Unsurprisingly, news of the production has caused consternation and disbelief in some quarters, with many doubting the play's provenance.
So, the big question is: Did Oscar Wilde really write this play?
The play’s producers are adamant that he did. The drama was written, they claim, after Wilde’s release from prison in 1897, where he served two years hard labour having being found guilty of sodomy and ‘gross indecency’.
The back-story of this play is just as intriguing as the play itself. It is claimed that Wilde conceived the piece before his imprisonment and, desperate for money upon his release, sold the ‘exclusive’ rights to several different people.
Here the trail gets a little murky. Charles Osborne, the writer and theatre critic, who is responsible for unearthing this ‘lost’ treasure, maintains that, upon his death, Wilde’s completed manuscript was entrusted to his friend, the American actress Cora Brown Potter and she in turn passed it onto the French writer Guillot de Saix. De Saix and his colleague Henri de Briel then translated the manuscript into French, and published it in a literary magazine in 1954. (The original English manuscript has never been recovered - it was, according to Osborne, destroyed during the Second World War.)
|The King's Head Theatre|
In an interview with Channel 4 news, Holland casts doubt over Osborne's claims. He insists that, after his grandfather's release from prison, his physical and mental health was in rapid decline, and as such, he had lost any compulsion to write.
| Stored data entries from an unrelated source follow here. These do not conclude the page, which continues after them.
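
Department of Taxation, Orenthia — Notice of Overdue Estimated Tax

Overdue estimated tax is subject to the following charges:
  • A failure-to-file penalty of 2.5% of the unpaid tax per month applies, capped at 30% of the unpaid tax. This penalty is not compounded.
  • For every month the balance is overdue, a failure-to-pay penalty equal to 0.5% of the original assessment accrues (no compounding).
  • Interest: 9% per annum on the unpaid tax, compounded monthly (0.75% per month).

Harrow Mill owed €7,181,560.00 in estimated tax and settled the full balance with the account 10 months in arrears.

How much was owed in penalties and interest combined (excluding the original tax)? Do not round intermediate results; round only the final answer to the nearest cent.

Failure-to-file: 10 × 2.5% × €7,181,560.00 = €1,795,390.00 (under the 30% cap)
Failure-to-pay penalty: 10 × 0.5% × €7,181,560.00 = €359,078.00
Interest: €7,181,560.00 × ((1 + 0.0075)^10 − 1) = €7,181,560.00 × 0.0775825… = €557,163.7053…
Penalties + interest = €2,154,468.0000 + €557,163.7053… = €2,711,631.71

€2,711,631.71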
Holland concedes that Wilde had indeed conceived the play before his imprisonment, but maintains that he only ever got as far as writing a synopsis. As evidence of this, he points to a number of letters between his grandfather and Cora Brown Potter, in which she asks him if he is ever going to write the play he had promised her. Also, in various other correspondences, Wilde refers to the play only as ‘le scénario’ or ‘le scénario développé’.